Economist Pedro Rossi, who leads the team drafting currency policy for leftist former president and 2022 front-runner Luiz Inacio Lula da Silva, criticized the central bank for what he called a hands-off approach to the currency, which he said had led to volatility. He insisted that Brazil use the exchange rate as "an instrument for development."

Those views put Lula's team at odds with the management of Brazil's newly independent central bank, whose governor Roberto Campos Neto has a mandate through 2024, creating the potential for sharp fault lines if Lula wins the October vote.

Rossi said the central bank now fails to make full use of its exchange rate policy instruments, including currency swaps, to correct periods of excessive currency devaluation.

"Of course, (the exchange rate) must conform to conditions. It must adapt to the balance of the Brazilian economy," said Rossi. "But it must correct market failures, dysfunctionality, poor pricing. It makes no sense to have the most volatile currency in the system... among the most important currencies, and not do anything about it," he added.

The Brazilian real has had the highest three-month implied volatility among Latin American currencies since the pandemic began in March 2020, according to Refinitiv data. Its 17% drop against the U.S. dollar in that period trails only Colombia's peso in the region.

Rossi also said Lula could embrace more regulatory tools, calling the derivatives market "completely unregulated" compared to the spot FX market, which makes it dysfunctional at times. He said regulations could push liquidity from derivatives markets into the spot market, removing "excess speculative positions."

He noted that Lula's hand-chosen successor, former President Dilma Rousseff, had introduced a tax on short positions in foreign exchange derivatives in 2011 to avoid sharp appreciation of the currency as major economies loosened monetary policy.

The champion of that policy was former Finance Minister Guido Mantega. He coined the term "currency wars" while serving under Lula and Rousseff and is now part of Rossi's task force on FX policy.

"The central bank should not have allowed this excessive depreciation," Mantega told Reuters, referring to the currency's slide to around 5.5 reais per dollar, from about 4 per dollar in 2018, which he considered a point of equilibrium.

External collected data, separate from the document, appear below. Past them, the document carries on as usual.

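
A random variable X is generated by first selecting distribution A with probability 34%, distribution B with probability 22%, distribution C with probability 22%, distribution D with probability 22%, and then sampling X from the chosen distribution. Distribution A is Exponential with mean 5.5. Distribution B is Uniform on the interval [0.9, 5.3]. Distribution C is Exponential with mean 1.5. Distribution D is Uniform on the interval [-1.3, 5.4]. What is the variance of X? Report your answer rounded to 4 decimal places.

Per component, A: μ=5.5, E[X²]=60.5; B: μ=3.1, E[X²]=11.2233; C: μ=1.5, E[X²]=4.5; D: μ=2.05, E[X²]=7.94333.
E[X] = 0.34·5.5 + 0.22·3.1 + 0.22·1.5 + 0.22·2.05 = 3.333.
E[X²] = 0.34·60.5 + 0.22·11.2233 + 0.22·4.5 + 0.22·7.94333 = 25.7767.
Var(X) = E[X²] − (E[X])² = 25.7767 − 11.1089 = 14.6678.

14.6678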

However, bringing the central bank around to a new policy under Lula would be easier said than done. The bank gained formal independence last year with a law giving its governor a mandate straddling presidential terms.

Although prominent economists in Lula's Workers Party have decried the central bank's independence, the candidate himself insists he can accept the policy and work with Campos Neto.

Rossi suggested the president would have the authority to impose a more interventionist currency policy through the National Monetary Council (CMN), Brazil's highest-ranking economic policy body, currently comprised of the economy minister, central bank chief and a special treasury secretary.

"The central bank will respond to the CMN. The central bank is not autonomous in defining economic policy objectives. It is autonomous in managing the instruments," he said.

Still, Mantega warned that "an independent central bank could make a mess if it's poorly run."

"The council can mitigate (dysfunction), but cannot resolve it," he said.